The pieces by K. Leslie Steiner are written as an answer to the question "Wouldn’t it be nice to have someone say all the fine and brilliant things about my work I so desperately would like to hear…?" according to Delany's preface.[1]
The Strait of Messina of the title is a reference to the treacherous waters between Scylla and Charybdis, a metaphor on how difficult it is for an author to write about his own works: "to negotiate the waters between the Scylla of overweening self-importance and the Charybdis of childish self-deprecation."

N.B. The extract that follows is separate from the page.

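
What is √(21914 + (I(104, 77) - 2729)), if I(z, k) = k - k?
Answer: √19185 ≈ 138.51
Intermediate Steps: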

From 1973,[2] a proposed introduction to the as yet unpublished Hogg.
From 1973,[3] an essay discussing Hogg.
From 1975,[4] a discussion on the novel Dhalgren.
From 1975,[5] more discussion on Dhalgren.
From 1976,[6] a review of Triton
From 1981/1985,[7] a short version of the early chapters in The Motion of Light in Water.
Response to a panel given at Madison, Wisconsin, 1981.
From 1982,[8] a scathing review of Tales of Nevèrÿon.
From 1986,[9] a preface published in The Bridge of Lost Desire.